Almost a year into his presidency Donald Trump has his first victory on Capitol Hill with the Senate's okay for a tax-reform package. Photo: AAP

Eleven months ago when Donald Trump won the US presidency, market watchers expected a ‘Trumpageddon’ slump in stock markets.

As it turned out, the President-elect’s acceptance speech made it clear that he had little intention of acting on his most dangerous economic policies.

So instead of dumping stocks, traders started buying, and 11 months on the US stock market has risen by more than 17 per cent. A bullet dodged, you might think.

Well not quite. A growing chorus of investors and central bankers are now saying that the expected asset price slump was not so much dodged, as postponed.

Legendary bond investor Bill Gross warned earlier this week that we’re in an era of “fake markets” in which the price of assets – shares, bonds, property and so on – do not reflect the ‘yield’ those assets produce.

And on Monday, Dutch central bank governor Klass Knot said the state of overvalued asset markets “resembles that of the period before the financial crisis“.

Why all the gloom?

The main driver of all this sudden doomsaying is the US Federal Reserve.
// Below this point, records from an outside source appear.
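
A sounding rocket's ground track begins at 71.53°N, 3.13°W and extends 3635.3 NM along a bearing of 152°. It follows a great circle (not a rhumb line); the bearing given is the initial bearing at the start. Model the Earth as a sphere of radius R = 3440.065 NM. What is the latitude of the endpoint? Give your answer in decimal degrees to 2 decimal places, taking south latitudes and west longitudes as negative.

Central angle δ = d/R = 1.056753 rad.
With φ₁ = 71.53° = 1.248434 rad and θ = 152° = 2.652900 rad:
Destination latitude: φ₂ = arcsin( sin φ₁ cos δ + cos φ₁ sin δ cos θ ) = arcsin(0.222800) = 12.87°.
Δλ = atan2( sin θ sin δ cos φ₁ , cos δ − sin φ₁ sin φ₂ ) = atan2(0.129511, 0.280379) = 0.432717 rad = 24.79°.
λ₂ = -3.13° + 24.79° = 21.66°.

latitude 12.87°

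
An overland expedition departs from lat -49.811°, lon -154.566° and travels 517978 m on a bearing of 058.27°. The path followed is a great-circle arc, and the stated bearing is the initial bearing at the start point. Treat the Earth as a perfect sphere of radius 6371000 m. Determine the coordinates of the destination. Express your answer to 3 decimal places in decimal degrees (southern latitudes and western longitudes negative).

δ = 517978/6371000 = 0.081302 rad (4.6583°).
Start latitude φ₁ = -0.869366 rad; initial bearing θ = 1.017003 rad.
Destination latitude: φ₂ = arcsin( sin φ₁ cos δ + cos φ₁ sin δ cos θ ) = arcsin(-0.733834) = -47.209°.
For the longitude increment, Δλ = atan2( sin θ sin δ cos φ₁, cos δ − sin φ₁ sin φ₂ ) = atan2(0.044575, 0.436106) = 5.836°.
λ₂ = -154.566° + 5.836° = -148.730°.

latitude -47.209°, longitude -148.730°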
As reported recently, after eight years of pumping up markets with its bond-buying programme, it now wants to sell $US4.5 trillion ($A5.7 trillion) in bonds back into global markets.
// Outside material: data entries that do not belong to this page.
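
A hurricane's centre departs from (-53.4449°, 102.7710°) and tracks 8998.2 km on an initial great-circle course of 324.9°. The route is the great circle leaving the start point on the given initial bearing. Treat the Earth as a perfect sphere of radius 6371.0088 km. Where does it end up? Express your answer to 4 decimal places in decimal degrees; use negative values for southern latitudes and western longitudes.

The arc subtends δ = 8998.2/6371.0088 = 1.412367 rad at the centre.
With φ₁ = -53.4449° = -0.932789 rad and θ = 324.9° = 5.670575 rad:
sin φ₂ = sin φ₁ cos δ + cos φ₁ sin δ cos θ = (-0.803284)(0.157768) + (0.595596)(0.987476)(0.818150) = 0.354451
φ₂ = asin(0.354451) = 0.362327 rad = 20.7598°.
Then Δλ = atan2(-0.338182, 0.442493) = -0.652568 rad, from sin θ sin δ cos φ₁ over cos δ − sin φ₁ sin φ₂.
λ₂ = 102.7710° + -37.3894° = 65.3816°.

latitude 20.7598°, longitude 65.3816°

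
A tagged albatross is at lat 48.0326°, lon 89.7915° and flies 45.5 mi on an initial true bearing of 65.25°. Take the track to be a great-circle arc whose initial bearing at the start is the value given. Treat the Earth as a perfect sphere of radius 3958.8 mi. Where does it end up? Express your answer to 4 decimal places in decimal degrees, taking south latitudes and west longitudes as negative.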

As it does so, some of the artificial inflation of asset markets should reverse, and global borrowing rates should rise.

Economists are divided on whether such an unprecedented monetary trick can be pulled off without crashing markets or choking the real economy.
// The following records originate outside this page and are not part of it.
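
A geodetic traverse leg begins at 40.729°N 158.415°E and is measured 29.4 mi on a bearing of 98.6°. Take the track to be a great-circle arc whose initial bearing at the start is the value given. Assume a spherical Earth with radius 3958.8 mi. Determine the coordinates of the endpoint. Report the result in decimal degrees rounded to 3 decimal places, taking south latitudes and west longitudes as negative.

latitude 40.664°, longitude 158.970°

Central angle δ = d/R = 0.007426 rad.
Start latitude φ₁ = 0.710855 rad; initial bearing θ = 1.720895 rad.
Applying the spherical law of cosines for sides, sin φ₂ = sin φ₁ cos δ + cos φ₁ sin δ cos θ = 0.651623, so φ₂ = 40.664°.
Δλ = atan2( sin θ sin δ cos φ₁ , cos δ − sin φ₁ sin φ₂ ) = atan2(0.005564, 0.574800) = 0.009680 rad = 0.555°.
λ₂ = 158.415° + 0.555° = 158.970°.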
In theory it looks possible, but in practice it’s being attempted against two unfavourable backdrops.

One is the floundering Trump administration, which is increasingly being seen as “failing to govern”, even by prominent Republicans.

Another is is the threat to global trade and markets of the debt-soaked Chinese economy (and let’s not even think about North Korea).

That’s what is making pundits of the calibre of Mr Gross or Mr Knot nervous – the feel-good factor that averted Trumpageddon 1.0 would be unlikely to save global markets from version 2.0.

Doubts remain

Making hard-and-fast forecasts of a stock market crash is a mug’s game, but even a mug can see that the super-low returns in many asset markets don’t make sense.

Whether the prices of those assets fall into line with the yields they pay quickly or gradually is the key question.

History teaches us that rapid price corrections have a momentum all of their own – large intra-day falls in share markets, for instance, create a sense of panic that ends up pushing share prices well below their intrinsic values.

That usually creates a buying opportunity for contrarian investors who are sitting on piles of cash waiting for shares, property or whatever to tumble in price.

But what does it mean for everyday Australians who don’t consider themselves active investors at all?

Thinking back to the market carnage of 2009, it means hard-working Aussies ripping open their superannuation statements and staring at big holes in their retirement savings.

It would not end there, however.

The Federal Reserve’s actions have helped finance businesses around the world very cheaply.

As cheap finance becomes harder to come by, global interest rates are expected to rise.

And as US dollars head for home in a ‘flight to safety’, currencies such as the Aussie dollar would fall against the greenback.

The short version, then, is that asset-rich Australians would lose a chunk of wealth via asset deflation; higher borrowing costs would hit businesses and mortgage holders; and ‘imported inflation’ would start to erode real wages.

But that list of troubles is getting a bit ahead of things.

Markets were confounded when Trumpageddon 1.0 didn’t happen, and so the current fears of economists and investment gurus may also prove to be overdone.

But even if they are, everyday Aussies will be forgiven for feeling that central banks and the big end of town are playing a dangerous game that could smash their personal wealth and throw their work lives into chaos.

The great irony is that it was exactly that kind of feeling that burned in the bellies of voters who elected Mr Trump in the first place.

Maybe he wasn’t the answer they were looking for after all.